Coffee consumers in general are not the types to embrace changes in the taste of their daily cup, so roasters put special emphasis on keeping the flavour consistent.
Many of these companies also look to reduce costs by using cheaper varieties like Robusta which, skilfully blended, have an acceptable flavour for a large number of customers.
It is also usual practice to combine naturally roasted coffee with beans roasted with the addition of sugar ('torrefacto'). During the roasting process the 'torrefacto' coffee becomes bitter and is suitable for drinking with milk, which is how the majority of coffee drinkers take theirs.

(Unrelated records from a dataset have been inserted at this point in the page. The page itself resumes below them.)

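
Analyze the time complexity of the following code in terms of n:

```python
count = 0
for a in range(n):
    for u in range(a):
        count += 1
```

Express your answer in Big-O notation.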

These are the reasons why different types of grain are often combined.
The blends which are most in demand are those that combine different types of Arabica coffee.

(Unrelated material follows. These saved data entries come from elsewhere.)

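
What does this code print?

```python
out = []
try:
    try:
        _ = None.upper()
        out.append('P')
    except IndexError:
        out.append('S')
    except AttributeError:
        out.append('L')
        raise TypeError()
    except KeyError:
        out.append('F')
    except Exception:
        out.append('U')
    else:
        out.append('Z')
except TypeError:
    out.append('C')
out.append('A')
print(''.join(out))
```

Execution trace: 'L' (except AttributeError) → 'C' (outer except TypeError) → 'A' (after the try/except). Output: LCA

Answer: LCA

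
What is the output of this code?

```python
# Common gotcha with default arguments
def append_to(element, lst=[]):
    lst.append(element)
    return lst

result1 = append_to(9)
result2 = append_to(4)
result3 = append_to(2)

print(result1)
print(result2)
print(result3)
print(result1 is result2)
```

Key concept: mutable default argument gotcha.
Step by step:
`result1 = append_to(9)` → result1 = [9]
`result2 = append_to(4)` → result1 = [9, 4] (same object as result2); result2 = [9, 4] (same object as result1)
`result3 = append_to(2)` → result1 = [9, 4, 2] (same object as result2, result3); result2 = [9, 4, 2] (same object as result1, result3); result3 = [9, 4, 2] (same object as result1, result2)
`print(result1)` → prints [9, 4, 2]
`print(result2)` → prints [9, 4, 2]
`print(result3)` → prints [9, 4, 2]
`print(result1 is result2)` → prints True

Answer:
[9, 4, 2]
[9, 4, 2]
[9, 4, 2]
True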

Each variety of bean has its own organoleptic characteristics; the most important are aroma, acidity, fruitiness, sweetness, body and bitterness. All these attributes cleverly combined will provide a complex and balanced cup of coffee.
Many of the best blends have a base of Brazilian or Indonesian coffees, famous for their pronounced body and chocolate notes.
Other beans from Central and South America provide fruity and floral aromas and the African coffees can enrich the blend by adding spicy and citric notes.
To make the perfect blend the master toaster, helped by a taster, has to get a harmonious balance sometimes achieving results typical of an alchemist.